Lockheed Martin’s recruiter Marisole Gongora emphasized that having someone to guide and advise you in your life is a good thing in her presentation Tuesday, making sure students understood that a mentor can help in the development of not only your career, but in many areas of your life. Mentors can serve as much more than a source of advice, by being helpful in making difficult decisions, offering comfort when things are not working out well, and just offering a mature perspective on the challenges in life.

Gongora began the presentation by talking about the different types of mentoring relationships students should have in their life, beginning with the wise leader type, which would be those in supervisory positions over you. The wise leader is someone who has put in the time and effort to advance to a high level within a company, and would be a good role model.

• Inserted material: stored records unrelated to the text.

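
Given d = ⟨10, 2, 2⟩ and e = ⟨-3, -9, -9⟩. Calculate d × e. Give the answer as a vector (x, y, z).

(0, 84, -84)

i: 2·(-9) - 2·(-9) = -18 - (-18) = 0
j: 2·(-3) - 10·(-9) = -6 - (-90) = 84
k: 10·(-9) - 2·(-3) = -90 - (-6) = -84
d × e = (0, 84, -84)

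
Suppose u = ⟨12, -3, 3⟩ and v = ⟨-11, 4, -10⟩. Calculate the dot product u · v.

-174

u · v = 12·(-11) + (-3)·4 + 3·(-10) = -132 - 12 - 30 = -174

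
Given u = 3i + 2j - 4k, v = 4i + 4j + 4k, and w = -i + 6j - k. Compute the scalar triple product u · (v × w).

v × w:
i: 4·(-1) - 4·6 = -4 - 24 = -28
j: 4·(-1) - 4·(-1) = -4 - (-4) = 0
k: 4·6 - 4·(-1) = 24 - (-4) = 28
v × w = (-28, 0, 28)
u · (v × w) = 3·(-28) + 2·0 + (-4)·28 = -84 + 0 - 112 = -196

-196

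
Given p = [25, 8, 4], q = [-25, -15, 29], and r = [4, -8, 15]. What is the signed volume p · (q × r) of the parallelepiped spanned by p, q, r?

5143

q × r:
i: (-15)·15 - 29·(-8) = -225 - (-232) = 7
j: 29·4 - (-25)·15 = 116 - (-375) = 491
k: (-25)·(-8) - (-15)·4 = 200 - (-60) = 260
q × r = (7, 491, 260)
p · (q × r) = 25·7 + 8·491 + 4·260 = 175 + 3928 + 1040 = 5143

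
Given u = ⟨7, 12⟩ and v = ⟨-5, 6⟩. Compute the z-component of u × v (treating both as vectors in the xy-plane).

7·6 - 12·(-5) = 42 - (-60) = 102

102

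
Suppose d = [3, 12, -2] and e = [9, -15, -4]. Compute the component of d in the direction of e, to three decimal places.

-8.081

d · e = 3·9 + 12·(-15) + (-2)·(-4) = 27 - 180 + 8 = -145
|e| = √(81 + 225 + 16) = √322 ≈ 17.9444
comp_e d = -145 / √322 ≈ -8.081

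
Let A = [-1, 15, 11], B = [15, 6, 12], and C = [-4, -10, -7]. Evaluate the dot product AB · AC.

AB = B − A = (16, -9, 1)
AC = C − A = (-3, -25, -18)
AB · AC = 16·(-3) + (-9)·(-25) + 1·(-18) = -48 + 225 - 18 = 159

159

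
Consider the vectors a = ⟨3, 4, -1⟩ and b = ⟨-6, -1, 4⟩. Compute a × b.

i: 4·4 - (-1)·(-1) = 16 - 1 = 15
j: (-1)·(-6) - 3·4 = 6 - 12 = -6
k: 3·(-1) - 4·(-6) = -3 - (-24) = 21
a × b = (15, -6, 21)

(15, -6, 21)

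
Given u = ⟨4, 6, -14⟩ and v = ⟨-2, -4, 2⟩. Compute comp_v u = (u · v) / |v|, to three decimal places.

u · v = 4·(-2) + 6·(-4) + (-14)·2 = -8 - 24 - 28 = -60
|v| = √(4 + 16 + 4) = √24 ≈ 4.8990
comp_v u = -60 / √24 ≈ -12.247

-12.247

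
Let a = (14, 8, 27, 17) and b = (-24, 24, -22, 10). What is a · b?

a · b = 14·(-24) + 8·24 + 27·(-22) + 17·10 = -336 + 192 - 594 + 170 = -568

-568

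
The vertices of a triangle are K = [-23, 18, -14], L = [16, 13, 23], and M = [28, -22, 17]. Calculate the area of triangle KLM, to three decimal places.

989.739

KL = (39, -5, 37),  KM = (51, -40, 31)
i: (-5)·31 - 37·(-40) = -155 - (-1480) = 1325
j: 37·51 - 39·31 = 1887 - 1209 = 678
k: 39·(-40) - (-5)·51 = -1560 - (-255) = -1305
KL × KM = (1325, 678, -1305)
|KL × KM| = √3918334 ≈ 1979.4782
area = ½ · 1979.4782 ≈ 989.739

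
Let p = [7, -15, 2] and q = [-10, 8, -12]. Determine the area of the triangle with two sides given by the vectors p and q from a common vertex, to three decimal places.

i: (-15)·(-12) - 2·8 = 180 - 16 = 164
j: 2·(-10) - 7·(-12) = -20 - (-84) = 64
k: 7·8 - (-15)·(-10) = 56 - 150 = -94
p × q = (164, 64, -94)
|p × q| = √(164² + 64² + (-94)²) = √39828 ≈ 199.5695
area = ½ · 199.5695 ≈ 99.785

99.785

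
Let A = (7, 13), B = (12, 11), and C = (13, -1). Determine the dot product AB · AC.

58

AB = B − A = (5, -2)
AC = C − A = (6, -14)
AB · AC = 5·6 + (-2)·(-14) = 30 + 28 = 58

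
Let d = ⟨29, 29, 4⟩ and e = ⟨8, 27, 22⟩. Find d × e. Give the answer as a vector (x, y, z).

(530, -606, 551)

i: 29·22 - 4·27 = 638 - 108 = 530
j: 4·8 - 29·22 = 32 - 638 = -606
k: 29·27 - 29·8 = 783 - 232 = 551
d × e = (530, -606, 551)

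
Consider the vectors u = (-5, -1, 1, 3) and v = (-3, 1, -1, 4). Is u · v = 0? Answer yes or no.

no

u · v = (-5)·(-3) + (-1)·1 + 1·(-1) + 3·4 = 15 - 1 - 1 + 12 = 25
Nonzero, so the vectors are not orthogonal.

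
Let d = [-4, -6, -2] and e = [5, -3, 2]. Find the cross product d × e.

i: (-6)·2 - (-2)·(-3) = -12 - 6 = -18
j: (-2)·5 - (-4)·2 = -10 - (-8) = -2
k: (-4)·(-3) - (-6)·5 = 12 - (-30) = 42
d × e = (-18, -2, 42)

(-18, -2, 42)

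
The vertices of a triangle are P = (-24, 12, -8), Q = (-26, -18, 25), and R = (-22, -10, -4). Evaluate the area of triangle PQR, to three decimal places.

PQ = (-2, -30, 33),  PR = (2, -22, 4)
i: (-30)·4 - 33·(-22) = -120 - (-726) = 606
j: 33·2 - (-2)·4 = 66 - (-8) = 74
k: (-2)·(-22) - (-30)·2 = 44 - (-60) = 104
PQ × PR = (606, 74, 104)
|PQ × PR| = √383528 ≈ 619.2964
area = ½ · 619.2964 ≈ 309.648

309.648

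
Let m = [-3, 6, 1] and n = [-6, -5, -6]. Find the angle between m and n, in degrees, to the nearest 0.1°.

105.6

m · n = (-3)·(-6) + 6·(-5) + 1·(-6) = 18 - 30 - 6 = -18
|m|² = 9 + 36 + 1 = 46,  |m| = √46 ≈ 6.782330
|n|² = 36 + 25 + 36 = 97,  |n| = √97 ≈ 9.848858
cos θ = -18 / (6.782330 · 9.848858) ≈ -0.26947
θ = arccos(-0.26947) ≈ 105.6°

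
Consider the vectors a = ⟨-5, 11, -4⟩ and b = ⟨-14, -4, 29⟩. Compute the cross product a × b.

i: 11·29 - (-4)·(-4) = 319 - 16 = 303
j: (-4)·(-14) - (-5)·29 = 56 - (-145) = 201
k: (-5)·(-4) - 11·(-14) = 20 - (-154) = 174
a × b = (303, 201, 174)

(303, 201, 174)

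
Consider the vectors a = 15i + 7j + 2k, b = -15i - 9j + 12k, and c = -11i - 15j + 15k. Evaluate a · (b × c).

b × c:
i: (-9)·15 - 12·(-15) = -135 - (-180) = 45
j: 12·(-11) - (-15)·15 = -132 - (-225) = 93
k: (-15)·(-15) - (-9)·(-11) = 225 - 99 = 126
b × c = (45, 93, 126)
a · (b × c) = 15·45 + 7·93 + 2·126 = 675 + 651 + 252 = 1578

1578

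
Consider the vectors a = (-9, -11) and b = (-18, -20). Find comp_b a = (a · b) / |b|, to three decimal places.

a · b = (-9)·(-18) + (-11)·(-20) = 162 + 220 = 382
|b| = √(324 + 400) = √724 ≈ 26.9072
comp_b a = 382 / √724 ≈ 14.197

14.197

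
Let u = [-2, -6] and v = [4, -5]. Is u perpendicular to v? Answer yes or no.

no

u · v = (-2)·4 + (-6)·(-5) = -8 + 30 = 22
Nonzero, so the vectors are not orthogonal.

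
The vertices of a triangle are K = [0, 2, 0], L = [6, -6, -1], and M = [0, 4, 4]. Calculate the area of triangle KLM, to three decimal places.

20.125

KL = (6, -8, -1),  KM = (0, 2, 4)
i: (-8)·4 - (-1)·2 = -32 - (-2) = -30
j: (-1)·0 - 6·4 = 0 - 24 = -24
k: 6·2 - (-8)·0 = 12 - 0 = 12
KL × KM = (-30, -24, 12)
|KL × KM| = √1620 ≈ 40.2492
area = ½ · 40.2492 ≈ 20.125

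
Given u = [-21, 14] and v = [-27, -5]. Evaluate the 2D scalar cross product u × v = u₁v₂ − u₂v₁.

(-21)·(-5) - 14·(-27) = 105 - (-378) = 483

483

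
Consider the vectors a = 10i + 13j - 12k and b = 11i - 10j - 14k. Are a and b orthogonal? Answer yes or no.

no

a · b = 10·11 + 13·(-10) + (-12)·(-14) = 110 - 130 + 168 = 148
Nonzero, so the vectors are not orthogonal.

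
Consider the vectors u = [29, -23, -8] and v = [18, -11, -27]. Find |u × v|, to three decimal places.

837.517

i: (-23)·(-27) - (-8)·(-11) = 621 - 88 = 533
j: (-8)·18 - 29·(-27) = -144 - (-783) = 639
k: 29·(-11) - (-23)·18 = -319 - (-414) = 95
u × v = (533, 639, 95)
|u × v| = √(533² + 639² + 95²) = √701435 ≈ 837.5172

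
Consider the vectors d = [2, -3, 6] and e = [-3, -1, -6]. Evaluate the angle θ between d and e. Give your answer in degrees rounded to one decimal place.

145.2

d · e = 2·(-3) + (-3)·(-1) + 6·(-6) = -6 + 3 - 36 = -39
|d|² = 4 + 9 + 36 = 49,  |d| = √49 ≈ 7.000000
|e|² = 9 + 1 + 36 = 46,  |e| = √46 ≈ 6.782330
cos θ = -39 / (7.000000 · 6.782330) ≈ -0.82146
θ = arccos(-0.82146) ≈ 145.2°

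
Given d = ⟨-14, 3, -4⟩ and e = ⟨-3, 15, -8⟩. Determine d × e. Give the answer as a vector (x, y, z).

(36, -100, -201)

i: 3·(-8) - (-4)·15 = -24 - (-60) = 36
j: (-4)·(-3) - (-14)·(-8) = 12 - 112 = -100
k: (-14)·15 - 3·(-3) = -210 - (-9) = -201
d × e = (36, -100, -201)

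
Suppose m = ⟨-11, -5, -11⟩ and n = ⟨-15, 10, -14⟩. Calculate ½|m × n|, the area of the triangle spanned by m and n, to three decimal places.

i: (-5)·(-14) - (-11)·10 = 70 - (-110) = 180
j: (-11)·(-15) - (-11)·(-14) = 165 - 154 = 11
k: (-11)·10 - (-5)·(-15) = -110 - 75 = -185
m × n = (180, 11, -185)
|m × n| = √(180² + 11² + (-185)²) = √66746 ≈ 258.3525
area = ½ · 258.3525 ≈ 129.176

129.176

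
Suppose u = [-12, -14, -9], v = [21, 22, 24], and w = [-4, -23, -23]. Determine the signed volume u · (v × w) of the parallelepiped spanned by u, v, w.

v × w:
i: 22·(-23) - 24·(-23) = -506 - (-552) = 46
j: 24·(-4) - 21·(-23) = -96 - (-483) = 387
k: 21·(-23) - 22·(-4) = -483 - (-88) = -395
v × w = (46, 387, -395)
u · (v × w) = (-12)·46 + (-14)·387 + (-9)·(-395) = -552 - 5418 + 3555 = -2415

-2415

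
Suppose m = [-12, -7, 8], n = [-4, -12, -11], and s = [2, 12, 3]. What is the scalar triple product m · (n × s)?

n × s:
i: (-12)·3 - (-11)·12 = -36 - (-132) = 96
j: (-11)·2 - (-4)·3 = -22 - (-12) = -10
k: (-4)·12 - (-12)·2 = -48 - (-24) = -24
n × s = (96, -10, -24)
m · (n × s) = (-12)·96 + (-7)·(-10) + 8·(-24) = -1152 + 70 - 192 = -1274

-1274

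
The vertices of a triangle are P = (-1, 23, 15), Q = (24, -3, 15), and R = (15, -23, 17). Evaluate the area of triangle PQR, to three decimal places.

PQ = (25, -26, 0),  PR = (16, -46, 2)
i: (-26)·2 - 0·(-46) = -52 - 0 = -52
j: 0·16 - 25·2 = 0 - 50 = -50
k: 25·(-46) - (-26)·16 = -1150 - (-416) = -734
PQ × PR = (-52, -50, -734)
|PQ × PR| = √543960 ≈ 737.5364
area = ½ · 737.5364 ≈ 368.768

368.768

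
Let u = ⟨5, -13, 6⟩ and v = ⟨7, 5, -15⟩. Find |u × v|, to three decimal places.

233.174

i: (-13)·(-15) - 6·5 = 195 - 30 = 165
j: 6·7 - 5·(-15) = 42 - (-75) = 117
k: 5·5 - (-13)·7 = 25 - (-91) = 116
u × v = (165, 117, 116)
|u × v| = √(165² + 117² + 116²) = √54370 ≈ 233.1738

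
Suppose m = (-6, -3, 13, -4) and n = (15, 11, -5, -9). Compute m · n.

-152

m · n = (-6)·15 + (-3)·11 + 13·(-5) + (-4)·(-9) = -90 - 33 - 65 + 36 = -152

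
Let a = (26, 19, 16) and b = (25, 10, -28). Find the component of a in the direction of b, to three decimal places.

10.091

a · b = 26·25 + 19·10 + 16·(-28) = 650 + 190 - 448 = 392
|b| = √(625 + 100 + 784) = √1509 ≈ 38.8458
comp_b a = 392 / √1509 ≈ 10.091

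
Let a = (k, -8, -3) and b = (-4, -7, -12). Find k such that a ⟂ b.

a · b = k·(-4) + (-8)·(-7) + (-3)·(-12) = 92 - 4k
Set equal to 0: -4k = -92, so k = 23.

23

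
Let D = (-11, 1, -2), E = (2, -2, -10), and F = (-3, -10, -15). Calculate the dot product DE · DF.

DE = E − D = (13, -3, -8)
DF = F − D = (8, -11, -13)
DE · DF = 13·8 + (-3)·(-11) + (-8)·(-13) = 104 + 33 + 104 = 241

241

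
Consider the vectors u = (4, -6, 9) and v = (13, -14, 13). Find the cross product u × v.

(48, 65, 22)

i: (-6)·13 - 9·(-14) = -78 - (-126) = 48
j: 9·13 - 4·13 = 117 - 52 = 65
k: 4·(-14) - (-6)·13 = -56 - (-78) = 22
u × v = (48, 65, 22)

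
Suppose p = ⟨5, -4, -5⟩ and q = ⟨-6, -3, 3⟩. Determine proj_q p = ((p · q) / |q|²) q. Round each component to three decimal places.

p · q = 5·(-6) + (-4)·(-3) + (-5)·3 = -30 + 12 - 15 = -33
|q|² = 36 + 9 + 9 = 54
proj_q p = (-33/54) · (-6, -3, 3) ≈ (3.667, 1.833, -1.833)

(3.667, 1.833, -1.833)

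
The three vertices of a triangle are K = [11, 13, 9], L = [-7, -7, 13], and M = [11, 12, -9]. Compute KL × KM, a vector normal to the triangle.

(364, -324, 18)

KL = (-18, -20, 4)
KM = (0, -1, -18)
i: (-20)·(-18) - 4·(-1) = 360 - (-4) = 364
j: 4·0 - (-18)·(-18) = 0 - 324 = -324
k: (-18)·(-1) - (-20)·0 = 18 - 0 = 18
KL × KM = (364, -324, 18)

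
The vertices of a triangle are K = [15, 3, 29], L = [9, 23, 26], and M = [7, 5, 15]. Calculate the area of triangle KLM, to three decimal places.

158.572

KL = (-6, 20, -3),  KM = (-8, 2, -14)
i: 20·(-14) - (-3)·2 = -280 - (-6) = -274
j: (-3)·(-8) - (-6)·(-14) = 24 - 84 = -60
k: (-6)·2 - 20·(-8) = -12 - (-160) = 148
KL × KM = (-274, -60, 148)
|KL × KM| = √100580 ≈ 317.1435
area = ½ · 317.1435 ≈ 158.572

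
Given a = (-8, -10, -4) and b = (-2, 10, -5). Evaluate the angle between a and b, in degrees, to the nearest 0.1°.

114.8

a · b = (-8)·(-2) + (-10)·10 + (-4)·(-5) = 16 - 100 + 20 = -64
|a|² = 64 + 100 + 16 = 180,  |a| = √180 ≈ 13.416408
|b|² = 4 + 100 + 25 = 129,  |b| = √129 ≈ 11.357817
cos θ = -64 / (13.416408 · 11.357817) ≈ -0.42000
θ = arccos(-0.42000) ≈ 114.8°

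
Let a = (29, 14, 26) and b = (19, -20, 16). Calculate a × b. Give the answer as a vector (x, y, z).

i: 14·16 - 26·(-20) = 224 - (-520) = 744
j: 26·19 - 29·16 = 494 - 464 = 30
k: 29·(-20) - 14·19 = -580 - 266 = -846
a × b = (744, 30, -846)

(744, 30, -846)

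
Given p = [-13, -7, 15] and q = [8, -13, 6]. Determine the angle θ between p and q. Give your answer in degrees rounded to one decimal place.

77.1

p · q = (-13)·8 + (-7)·(-13) + 15·6 = -104 + 91 + 90 = 77
|p|² = 169 + 49 + 225 = 443,  |p| = √443 ≈ 21.047565
|q|² = 64 + 169 + 36 = 269,  |q| = √269 ≈ 16.401219
cos θ = 77 / (21.047565 · 16.401219) ≈ 0.22306
θ = arccos(0.22306) ≈ 77.1°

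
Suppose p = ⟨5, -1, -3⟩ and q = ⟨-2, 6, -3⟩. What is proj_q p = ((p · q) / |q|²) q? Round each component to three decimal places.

p · q = 5·(-2) + (-1)·6 + (-3)·(-3) = -10 - 6 + 9 = -7
|q|² = 4 + 36 + 9 = 49
proj_q p = (-7/49) · (-2, 6, -3) ≈ (0.286, -0.857, 0.429)

(0.286, -0.857, 0.429)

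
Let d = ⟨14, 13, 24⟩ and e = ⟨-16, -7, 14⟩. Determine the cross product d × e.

i: 13·14 - 24·(-7) = 182 - (-168) = 350
j: 24·(-16) - 14·14 = -384 - 196 = -580
k: 14·(-7) - 13·(-16) = -98 - (-208) = 110
d × e = (350, -580, 110)

(350, -580, 110)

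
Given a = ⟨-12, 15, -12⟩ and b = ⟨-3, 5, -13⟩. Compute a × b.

(-135, -120, -15)

i: 15·(-13) - (-12)·5 = -195 - (-60) = -135
j: (-12)·(-3) - (-12)·(-13) = 36 - 156 = -120
k: (-12)·5 - 15·(-3) = -60 - (-45) = -15
a × b = (-135, -120, -15)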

The next level is the life coach, who would be a trained therapist or someone of that level. Next comes the teacher, which is just as it sounds. Peer mentors are your trusted friends, those who have an interest in helping you succeed in life. Confidantes are your family members; you would share much of your life with them, and they probably know you the best.

Within these different levels of mentorship, three main styles are present. The casual style is what you would generally have with family and friends, where you just spend time with them and hang out, not necessarily with any specific agenda. Your life coach and teacher mentors would have the formal or direct style, as they give assignments and perhaps set up regular meeting schedules with agendas. The indirect style is most common with wise leader mentors – examples in industry that you would do well to follow.

Mentors can offer a college student so much in the way of just opening up new opportunities, so it is to your benefit to seek out a mentoring relationship with someone whose career goals are in line with yours. Many companies offer formal mentor programs and will put an intern in those programs. Mines also has a mentor program through the alumni office, pairing students with a Mines alum that has accomplished some of your personal goals and can offer specific counsel.

If you would like to pursue a mentoring relationship with someone you think would benefit you, Gongora suggested that you should talk to them about it and set up a time to discuss the possibility. Make sure that they understand what you want out of the relationship, and also be appreciative of their investment in you. And mentors can help so much in college and beyond in your career, so it can greatly benefit anyone to have a mentor.